Nuala Lupton won Skibbereen Rowing Club’s first national championship title in 1976. She was also the club’s first international oarsperson (1975).
Brothers Paul and Gary O’Donovan won Ireland’s first-ever Olympic rowing medal, with a superb silver at the Rio Games in 2016.
Former World Rowing Coach of the Year, and rowing mastermind, Dominic Casey has been involved with Skibbereen Rowing Club since 1977, when he started rowing. He is the current Rowing Ireland lightweight coach.
Skibbereen has won more national titles (189) than any other club in the country. The club won four at the 2022 Irish Rowing Championships.
Paul O’Donovan and Fintan McCarthy, both from Aughadown, are unbeatable in the Irish men’s lightweight double and together they are currently reigning Olympic, World and European champions! No-one can get close to them!
Denise Walsh, the 2017 European silver medal winner, is the club’s head coach and is ensuring Skibbereen remains the best in the country.
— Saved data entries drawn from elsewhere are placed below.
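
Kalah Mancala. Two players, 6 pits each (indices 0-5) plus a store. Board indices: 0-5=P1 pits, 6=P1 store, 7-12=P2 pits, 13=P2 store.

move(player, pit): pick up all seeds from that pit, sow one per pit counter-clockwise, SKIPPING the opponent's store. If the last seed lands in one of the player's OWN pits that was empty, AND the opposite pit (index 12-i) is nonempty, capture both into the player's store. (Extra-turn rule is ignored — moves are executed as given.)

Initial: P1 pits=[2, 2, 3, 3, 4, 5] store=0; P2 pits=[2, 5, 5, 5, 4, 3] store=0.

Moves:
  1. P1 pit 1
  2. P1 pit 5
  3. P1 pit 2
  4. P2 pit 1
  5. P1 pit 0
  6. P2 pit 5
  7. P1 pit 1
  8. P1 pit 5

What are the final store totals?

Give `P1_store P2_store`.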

Skibbereen rower Emily Hegarty was in the Ireland women’s four that won a brilliant bronze at the Tokyo Games in 2020. This was the first Irish women's crew to win an Olympic medal in rowing, and it had a Skibbereen rower in the boat.
The club was founded in 1970 by Richard Hosford, Danny Murphy and Donie Fitzgerald, and has grown to become the most successful rowing club in Ireland!